When it comes to cybersecurity, there’s no single playbook to follow. But looking to experts and analysts who spend their days laser focused on the latest threats and trends can offer valuable direction.

Gartner has identified its six top cybersecurity trends for the year, and they’re ones that healthcare leaders should consider. Of the six, here are the ones those of us at Avertium find most instructive and beneficial:

Trend: “Continuous threat exposure management programs gain momentum”
Gartner’s prediction on this front is a stunning one: By 2026, it expects organizations that prioritize their security investments based on a Continuous Threat Exposure Management (CTEM) program “will realize a two-thirds reduction in breaches.”

CTEM is an approach to managing vulnerabilities and exposures that enables security professionals to defend their organizations at the necessary pace of change.
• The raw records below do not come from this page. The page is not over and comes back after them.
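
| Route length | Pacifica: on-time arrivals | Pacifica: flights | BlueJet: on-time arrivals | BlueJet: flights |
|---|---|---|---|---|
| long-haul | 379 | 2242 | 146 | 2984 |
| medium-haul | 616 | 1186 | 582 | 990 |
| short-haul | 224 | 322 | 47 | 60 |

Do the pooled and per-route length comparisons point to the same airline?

No

Long-haul: Pacifica 379/2242 = 16.9%, BlueJet 146/2984 = 4.9% → Pacifica
Medium-haul: Pacifica 616/1186 = 51.9%, BlueJet 582/990 = 58.8% → BlueJet
Short-haul: Pacifica 224/322 = 69.6%, BlueJet 47/60 = 78.3% → BlueJet
Overall: Pacifica 1219/3750 = 32.5%, BlueJet 775/4034 = 19.2% → Pacifica
Neither sweeps: Pacifica wins 1 of 3 groups, BlueJet wins 2. Pacifica wins overall but not every group — no Simpson reversal.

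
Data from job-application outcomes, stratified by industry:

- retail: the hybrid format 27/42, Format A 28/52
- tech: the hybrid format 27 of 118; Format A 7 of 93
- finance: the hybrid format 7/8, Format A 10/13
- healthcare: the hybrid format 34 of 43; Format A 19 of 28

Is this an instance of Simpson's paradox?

No

Retail: the hybrid format 27/42 = 64.3%, Format A 28/52 = 53.8% → the hybrid format
Tech: the hybrid format 27/118 = 22.9%, Format A 7/93 = 7.5% → the hybrid format
Finance: the hybrid format 7/8 = 87.5%, Format A 10/13 = 76.9% → the hybrid format
Healthcare: the hybrid format 34/43 = 79.1%, Format A 19/28 = 67.9% → the hybrid format
Overall: the hybrid format 95/211 = 45.0%, Format A 64/186 = 34.4% → the hybrid format
The hybrid format wins overall and in every industry group — no reversal.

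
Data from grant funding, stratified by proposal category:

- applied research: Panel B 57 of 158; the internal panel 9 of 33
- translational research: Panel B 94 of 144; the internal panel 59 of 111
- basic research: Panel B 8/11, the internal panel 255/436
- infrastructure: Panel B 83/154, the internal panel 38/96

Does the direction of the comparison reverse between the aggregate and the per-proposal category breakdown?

Applied research: Panel B 57/158 = 36.1%, the internal panel 9/33 = 27.3% → Panel B
Translational research: Panel B 94/144 = 65.3%, the internal panel 59/111 = 53.2% → Panel B
Basic research: Panel B 8/11 = 72.7%, the internal panel 255/436 = 58.5% → Panel B
Infrastructure: Panel B 83/154 = 53.9%, the internal panel 38/96 = 39.6% → Panel B
Overall: Panel B 242/467 = 51.8%, the internal panel 361/676 = 53.4% → the internal panel
Panel B wins each proposal group but the internal panel wins overall — the comparison reverses. Panel B's proposals skew toward applied research, which has a lower base rate.

Yes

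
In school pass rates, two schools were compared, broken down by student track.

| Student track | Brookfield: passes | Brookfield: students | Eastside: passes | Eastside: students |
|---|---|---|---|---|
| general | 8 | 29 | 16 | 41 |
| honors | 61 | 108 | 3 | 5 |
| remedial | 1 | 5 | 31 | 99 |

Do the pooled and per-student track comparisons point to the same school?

No

General: Brookfield 8/29 = 27.6%, Eastside 16/41 = 39.0% → Eastside
Honors: Brookfield 61/108 = 56.5%, Eastside 3/5 = 60.0% → Eastside
Remedial: Brookfield 1/5 = 20.0%, Eastside 31/99 = 31.3% → Eastside
Overall: Brookfield 70/142 = 49.3%, Eastside 50/145 = 34.5% → Brookfield
Eastside wins each student group but Brookfield wins overall — the comparison reverses. Eastside's students skew toward remedial, which has a lower base rate.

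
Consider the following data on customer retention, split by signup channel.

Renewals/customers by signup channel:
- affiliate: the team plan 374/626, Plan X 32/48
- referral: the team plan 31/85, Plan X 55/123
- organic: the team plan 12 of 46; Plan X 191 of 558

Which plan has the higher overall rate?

the team plan

Affiliate: the team plan 374/626 = 59.7%, Plan X 32/48 = 66.7% → Plan X
Referral: the team plan 31/85 = 36.5%, Plan X 55/123 = 44.7% → Plan X
Organic: the team plan 12/46 = 26.1%, Plan X 191/558 = 34.2% → Plan X
Overall: the team plan 417/757 = 55.1%, Plan X 278/729 = 38.1% → the team plan
(Plan X wins every signup group but the team plan wins overall — Plan X's customers skew toward the low-rate organic group.)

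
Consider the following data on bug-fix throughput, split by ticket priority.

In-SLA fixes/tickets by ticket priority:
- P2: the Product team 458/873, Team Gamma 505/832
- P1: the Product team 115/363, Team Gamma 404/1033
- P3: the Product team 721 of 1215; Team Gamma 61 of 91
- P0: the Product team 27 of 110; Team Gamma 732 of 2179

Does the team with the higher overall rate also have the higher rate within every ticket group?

No

P2: the Product team 458/873 = 52.5%, Team Gamma 505/832 = 60.7% → Team Gamma
P1: the Product team 115/363 = 31.7%, Team Gamma 404/1033 = 39.1% → Team Gamma
P3: the Product team 721/1215 = 59.3%, Team Gamma 61/91 = 67.0% → Team Gamma
P0: the Product team 27/110 = 24.5%, Team Gamma 732/2179 = 33.6% → Team Gamma
Overall: the Product team 1321/2561 = 51.6%, Team Gamma 1702/4135 = 41.2% → the Product team
Team Gamma wins each ticket group but the Product team wins overall — the comparison reverses. Team Gamma's tickets skew toward P0, which has a lower base rate.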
In particular, it represents a huge opportunity in the healthcare space, where breaches have a significant monetary impact and can also be life-threatening, and where CTEM programs are not yet widely utilized.

As Gartner explains, “The objective of CTEM is to get a consistent, actionable security posture remediation and improvement plan that business executives can understand and architecture teams can act upon."

Think of CTEM as the flip side of a traditional threat detection and notification program and less reactive than SIEM and endpoint security solutions. Behaving in a purely reactive manner tends to be an expensive security posture: a threat actor has made it to the end of the kill chain, and fixing the problem requires throwing humans, not technology, at it.

Healthcare’s constant addition of new payer, provider, and bio-tech devices, technologies, and regulations creates plenty of potential footholds around the perimeter through which a threat actor can take advantage. With CTEM, the intention is to limit or prevent that exposure in the first place by discovering and identifying those assets that might be exposed and then pointing your time and efforts at mitigating them.

Gartner provides a framework for doing so, but key fundamentals include continuous external scanning: penetration tests, vulnerability scans, and third-party supply chain scans on repeat. Once organizations understand their exposures, they can then prioritize and remediate those exposures, thus limiting their attack surface. The key is consistent and continuous testing and scanning, as point-in-time assessments are only as valuable as the nature of the environment at that time. Once new code or systems are brought into production environments, the attack surface shifts and must be assessed and remediated again.